Two weeks left to spring break in the CUNY system and everyone’s struggling to maintain their sanity on the tail-end of what has been a grueling year. So a potpourri of sorts this week:

Radio’s Digital Dilemma. 75 copies of the hardcover have been sold through mid-March, which is way more than I had expected by this point. (You or your local library can order direct through Routledge and receive 20% off by using code JRK96 at checkout. Amazon’s Kindle version is similarly "cheaper.") Once 200 copies are sold, a sanely-priced paperback run will commence. Routledge gives 18 months to make this goal, which puts the drop-dead deadline for paperback release in June of 2015.

Last week, Routledge published a five-question interview with me about the book and where it came from. Long story short, the seeds for this project were planted well more than a decade ago, when I first became a refugee from the Telecommunications Act of 1996.

I’ve also written a commentary related to the book for the European Journalism Observatory, a project of the Reuters Institute for the Study of Journalism at the University of Oxford. It emphasizes the primary cautionary tale: when ideology trumps science, bad things happen that have lasting effects on the health of a media system.

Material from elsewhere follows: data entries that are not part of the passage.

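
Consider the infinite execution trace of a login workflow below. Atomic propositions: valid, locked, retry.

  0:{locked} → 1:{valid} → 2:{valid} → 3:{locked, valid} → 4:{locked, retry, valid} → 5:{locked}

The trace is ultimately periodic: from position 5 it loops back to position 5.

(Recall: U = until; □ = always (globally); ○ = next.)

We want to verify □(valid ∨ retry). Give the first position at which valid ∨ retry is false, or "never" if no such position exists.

At position 0 the labels are {locked}, so valid ∨ retry is false there. This is the first violation.

0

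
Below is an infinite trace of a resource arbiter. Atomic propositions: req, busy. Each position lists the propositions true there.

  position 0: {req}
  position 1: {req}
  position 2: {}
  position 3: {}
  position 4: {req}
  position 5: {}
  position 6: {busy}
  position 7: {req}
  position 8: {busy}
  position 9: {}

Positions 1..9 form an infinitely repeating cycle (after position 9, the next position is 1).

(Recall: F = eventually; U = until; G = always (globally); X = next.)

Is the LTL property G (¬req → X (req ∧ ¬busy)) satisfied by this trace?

No

¬req → X (req ∧ ¬busy) must hold at every position from 0 onward. It fails at position 2, so G (¬req → X (req ∧ ¬busy)) is false.
Positions where ¬req holds: 2, 3, 5, 6, 8, 9.
Check X (req ∧ ¬busy) at each: 2→fails, 3→ok, 5→fails, 6→ok, 8→fails, 9→ok.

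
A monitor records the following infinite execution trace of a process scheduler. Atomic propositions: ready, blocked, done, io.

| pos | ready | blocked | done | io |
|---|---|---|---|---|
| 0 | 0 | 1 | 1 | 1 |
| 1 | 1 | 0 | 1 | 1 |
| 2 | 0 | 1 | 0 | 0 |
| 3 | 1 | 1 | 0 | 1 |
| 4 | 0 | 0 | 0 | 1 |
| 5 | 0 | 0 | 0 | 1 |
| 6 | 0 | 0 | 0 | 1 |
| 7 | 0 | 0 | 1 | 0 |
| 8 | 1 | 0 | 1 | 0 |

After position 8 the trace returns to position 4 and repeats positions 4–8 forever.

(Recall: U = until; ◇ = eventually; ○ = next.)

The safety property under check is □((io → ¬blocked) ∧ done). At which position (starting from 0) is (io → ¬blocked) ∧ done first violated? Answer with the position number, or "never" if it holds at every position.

0

At position 0 the labels are {blocked, done, io}, so (io → ¬blocked) ∧ done is false there. This is the first violation.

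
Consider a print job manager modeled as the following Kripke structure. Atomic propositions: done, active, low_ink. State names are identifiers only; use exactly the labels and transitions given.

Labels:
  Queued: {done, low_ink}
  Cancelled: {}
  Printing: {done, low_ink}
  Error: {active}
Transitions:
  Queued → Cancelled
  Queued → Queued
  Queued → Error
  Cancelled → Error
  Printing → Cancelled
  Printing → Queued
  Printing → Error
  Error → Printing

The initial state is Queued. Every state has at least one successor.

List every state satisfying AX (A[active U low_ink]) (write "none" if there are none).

{Cancelled, Error}

States satisfying A[active U low_ink]: {Queued, Printing, Error}.
States satisfying AX (A[active U low_ink]): {Cancelled, Error}.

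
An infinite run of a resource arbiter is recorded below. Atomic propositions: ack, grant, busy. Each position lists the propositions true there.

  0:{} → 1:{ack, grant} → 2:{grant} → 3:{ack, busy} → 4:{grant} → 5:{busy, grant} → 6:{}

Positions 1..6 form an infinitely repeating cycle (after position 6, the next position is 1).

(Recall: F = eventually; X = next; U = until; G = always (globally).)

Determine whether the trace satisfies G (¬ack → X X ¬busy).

¬ack → X X ¬busy holds at every position 0..6, and those are all positions ever visited, so G (¬ack → X X ¬busy) holds.
Positions where ¬ack holds: 0, 2, 4, 5, 6.
Check X X ¬busy at each: 0→ok, 2→ok, 4→ok, 5→ok, 6→ok.

Yes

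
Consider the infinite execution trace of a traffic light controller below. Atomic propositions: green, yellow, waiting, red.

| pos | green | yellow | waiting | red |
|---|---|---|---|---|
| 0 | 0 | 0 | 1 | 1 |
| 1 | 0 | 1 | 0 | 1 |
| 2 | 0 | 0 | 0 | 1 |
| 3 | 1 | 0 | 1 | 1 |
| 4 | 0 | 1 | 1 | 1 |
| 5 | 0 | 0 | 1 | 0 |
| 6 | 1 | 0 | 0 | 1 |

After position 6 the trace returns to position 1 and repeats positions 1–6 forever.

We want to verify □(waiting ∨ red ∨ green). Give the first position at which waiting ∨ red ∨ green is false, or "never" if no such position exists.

never

waiting ∨ red ∨ green holds at every position 0..6, and those are all the positions the trace ever visits, so the invariant □(waiting ∨ red ∨ green) is never violated.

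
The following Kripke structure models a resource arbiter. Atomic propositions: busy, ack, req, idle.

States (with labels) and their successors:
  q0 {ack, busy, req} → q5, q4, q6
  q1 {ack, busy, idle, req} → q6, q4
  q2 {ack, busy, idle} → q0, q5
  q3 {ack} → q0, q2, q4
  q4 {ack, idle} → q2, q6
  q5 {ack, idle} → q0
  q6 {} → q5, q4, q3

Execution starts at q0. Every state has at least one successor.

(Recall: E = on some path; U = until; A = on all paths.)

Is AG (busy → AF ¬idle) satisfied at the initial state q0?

States satisfying busy → AF ¬idle: {q0, q1, q2, q3, q4, q5, q6}.
States satisfying AG (busy → AF ¬idle): {q0, q1, q2, q3, q4, q5, q6}.
Every state reachable from q0 satisfies busy → AF ¬idle.
q0 ∈ Sat(AG (busy → AF ¬idle)).

Holds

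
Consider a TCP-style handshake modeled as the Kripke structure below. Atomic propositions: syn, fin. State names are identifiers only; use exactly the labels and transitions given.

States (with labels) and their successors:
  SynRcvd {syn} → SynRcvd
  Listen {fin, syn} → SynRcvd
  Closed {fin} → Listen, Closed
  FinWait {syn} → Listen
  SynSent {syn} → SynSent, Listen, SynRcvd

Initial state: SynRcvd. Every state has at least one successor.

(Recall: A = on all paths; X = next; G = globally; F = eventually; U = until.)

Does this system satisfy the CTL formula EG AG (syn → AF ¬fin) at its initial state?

States satisfying AG (syn → AF ¬fin): {SynRcvd, Listen, Closed, FinWait, SynSent}.
States satisfying EG AG (syn → AF ¬fin): {SynRcvd, Listen, Closed, FinWait, SynSent}.
SynRcvd ∈ Sat(EG AG (syn → AF ¬fin)).

Yes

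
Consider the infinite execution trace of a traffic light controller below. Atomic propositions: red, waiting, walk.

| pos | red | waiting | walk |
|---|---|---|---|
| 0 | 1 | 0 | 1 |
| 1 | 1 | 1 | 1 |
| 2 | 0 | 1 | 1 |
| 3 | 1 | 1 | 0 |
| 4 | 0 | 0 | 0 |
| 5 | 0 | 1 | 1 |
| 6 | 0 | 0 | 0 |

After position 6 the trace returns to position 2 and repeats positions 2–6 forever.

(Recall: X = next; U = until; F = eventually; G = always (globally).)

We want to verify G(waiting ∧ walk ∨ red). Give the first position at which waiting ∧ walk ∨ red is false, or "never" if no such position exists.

4

Check waiting ∧ walk ∨ red at each position in order: 0 ✓, 1 ✓, 2 ✓, 3 ✓.
At position 4 the labels are {}, so waiting ∧ walk ∨ red is false there. This is the first violation.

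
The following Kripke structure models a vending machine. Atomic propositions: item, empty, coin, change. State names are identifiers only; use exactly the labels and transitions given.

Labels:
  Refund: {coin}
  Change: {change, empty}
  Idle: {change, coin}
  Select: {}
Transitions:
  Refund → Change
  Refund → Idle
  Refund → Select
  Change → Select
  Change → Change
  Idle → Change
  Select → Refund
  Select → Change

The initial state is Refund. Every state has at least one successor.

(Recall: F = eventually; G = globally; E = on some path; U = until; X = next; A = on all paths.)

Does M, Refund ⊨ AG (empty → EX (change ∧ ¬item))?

States satisfying empty → EX (change ∧ ¬item): {Refund, Change, Idle, Select}.
States satisfying AG (empty → EX (change ∧ ¬item)): {Refund, Change, Idle, Select}.
Every state reachable from Refund satisfies empty → EX (change ∧ ¬item).
Refund ∈ Sat(AG (empty → EX (change ∧ ¬item))).

Holds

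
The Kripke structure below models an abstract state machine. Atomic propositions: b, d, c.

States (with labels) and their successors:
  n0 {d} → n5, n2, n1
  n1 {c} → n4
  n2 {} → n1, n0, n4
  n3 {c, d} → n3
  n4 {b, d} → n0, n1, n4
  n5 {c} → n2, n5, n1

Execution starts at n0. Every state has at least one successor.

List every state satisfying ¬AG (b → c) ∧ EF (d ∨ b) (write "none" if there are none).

{n0, n1, n2, n4, n5}

States satisfying b → c: {n0, n1, n2, n3, n5}.
States satisfying AG (b → c): {n3}.
States satisfying ¬AG (b → c): {n0, n1, n2, n4, n5}.
States satisfying d ∨ b: {n0, n3, n4}.
States satisfying EF (d ∨ b): {n0, n1, n2, n3, n4, n5}.
States satisfying ¬AG (b → c) ∧ EF (d ∨ b): {n0, n1, n2, n4, n5}.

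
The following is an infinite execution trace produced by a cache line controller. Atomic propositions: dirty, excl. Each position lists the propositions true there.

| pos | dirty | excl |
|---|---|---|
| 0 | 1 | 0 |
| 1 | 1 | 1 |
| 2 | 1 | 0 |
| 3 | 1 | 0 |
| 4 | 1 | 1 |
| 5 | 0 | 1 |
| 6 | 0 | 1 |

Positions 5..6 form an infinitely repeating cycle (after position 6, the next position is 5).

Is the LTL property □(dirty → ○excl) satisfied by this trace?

Does not hold

dirty → ○excl must hold at every position from 0 onward. It fails at position 1, so □(dirty → ○excl) is false.
Positions where dirty holds: 0, 1, 2, 3, 4.
Check ○excl at each: 0→ok, 1→fails, 2→fails, 3→ok, 4→ok.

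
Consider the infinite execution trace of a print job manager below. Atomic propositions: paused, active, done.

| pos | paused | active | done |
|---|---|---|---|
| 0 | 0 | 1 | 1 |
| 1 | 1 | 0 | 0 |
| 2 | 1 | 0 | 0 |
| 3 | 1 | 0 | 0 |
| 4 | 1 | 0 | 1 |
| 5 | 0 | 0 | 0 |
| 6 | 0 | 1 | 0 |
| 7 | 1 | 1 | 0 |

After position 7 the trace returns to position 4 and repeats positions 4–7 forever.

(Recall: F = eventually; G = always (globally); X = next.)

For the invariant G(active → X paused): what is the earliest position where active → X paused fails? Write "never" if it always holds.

active → X paused holds at every position 0..7, and those are all the positions the trace ever visits, so the invariant G(active → X paused) is never violated.

never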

Workers Independent News v. FCC. Work continues to confront the FCC about its troublesome ruling on the validity of broadcast journalism. Multiple vectors are in play: the first is Congress, who has the power of the purse over the FCC and who may be able to persuade the agency to walk back their censorship of WIN with some targeted prodding. Members in both the House of Representatives and Senate are intrigued by this case and have agreed to sniff around.

If legislative entreaties fail, then it’s time to lawyer up. I’m in discussions with two folks who specialize in media and labor issues and are preliminarily interested in taking our case; the recommendation at this time is to let the Congressional inquiries play themselves out first, as those could completely obviate the need for a legal battle. That is, if the FCC is willing to listen to reason.